Title: The Rest of Daniel Logline: A 1939 test pilot asks his best friend to use him as a guinea pig for a cryogenics experiment so he doesn’t have to watch his love lying in a coma. The next thing Daniel knows is that he’s awakened in 1992. Writer: J.J. Abrams Genre: Drama Agency: ICM Buyer: Warner Bros. Note: Purchase price $2M

Title: Stay Tuned Logline: A husband and wife are sucked into a hellish TV and have to survive a gauntlet of twisted versions of TV shows they find themselves in. Writers: Tom S. Parker and Jim Jennewein Genre: Comedy Fantasy Agency: N/A Buyer: Morgan Creek Note: Purchase price $750,000

Title: Texas Lead and Gold Logline: Set in the 1880s, the plot follows a Texas Ranger teamed with a black attorney-turned-thief on the trail of a criminal, who in turn is searching for a lost cache of gold. Writers: Michael Beckner and Jim Gorman Genre: Western Agency: Bauer Benedek Buyer: Largo Date: May 1990 Note: Purchase price $1,000,000

Title: The Ticking Man Logline: Nuclear-armed robot Writers: Brian Helgeland and Manny Coto Genre: Action Thriller Agency: N/A Buyer: Largo Pictures Date: N/A Note: $1,000,000

Title: The Ultimatum Logline: Nuclear terrorist techno-thriller Writers: Laurence Dworet and Robert Roy Pool Genre: Action Thriller Agency: N/A Buyer: Disney Date: N/A Note: Purchase price $1,000,000

With multiple seven-figure deals in 1990, spec scripts became sexy and screenwriters hot commodities. During the next two decades, there was a boom, a settling in, a retraction, then a reemergence of the spec script market. That will be the subject of next week’s Business of Screenwriting post.

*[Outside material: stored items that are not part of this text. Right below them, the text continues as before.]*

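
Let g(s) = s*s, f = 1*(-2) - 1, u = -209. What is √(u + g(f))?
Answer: 10*I*√2 ≈ 14.142*I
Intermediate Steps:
f = -3 (f = -2 - 1 = -3)
g(s) = s²
√(u + g(f)) = √(-209 + (-3)²) = √(-209 + 9) = √(-200) = 10*I*√2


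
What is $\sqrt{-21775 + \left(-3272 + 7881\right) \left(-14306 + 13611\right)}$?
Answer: $i \sqrt{3225030} \approx 1795.8 i$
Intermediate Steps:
$\sqrt{-21775 + \left(-3272 + 7881\right) \left(-14306 + 13611\right)} = \sqrt{-21775 + 4609 \left(-695\right)} = \sqrt{-21775 - 3203255} = \sqrt{-3225030} = i \sqrt{3225030}$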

The Business of Screenwriting is a weekly series of GITS posts based upon my experiences as a complete Hollywood outsider who sold a spec script for a lot of money, parlayed that into a screenwriting career during which time I’ve made some good choices, some okay decisions, and some really stupid ones. Hopefully you’ll be the wiser for what you learn here.

 

2 thoughts on “The Business of Screenwriting: Everything you wanted to know about specs [Part 2]

  1. churnage says:

    Of the big specs in the 90s, it looks like about half of them didn’t get made.

    1. Scott says:

      churnage, that is one of the pet projects I have on a list: To go through all the spec script sales on the comprehensive list and see how many of them got made, how many by year, what genres did/did not get made, etc. But yes, there was a period of time in the mid-90s especially where a lot of specs were bought, but not produced. In Hollywood, that period is known as a time of ‘stupid money.’ That era is long gone and it’s a testament to the quality of current writing that as many specs sell today as they do in this time of Hollywood’s fiscal constraint.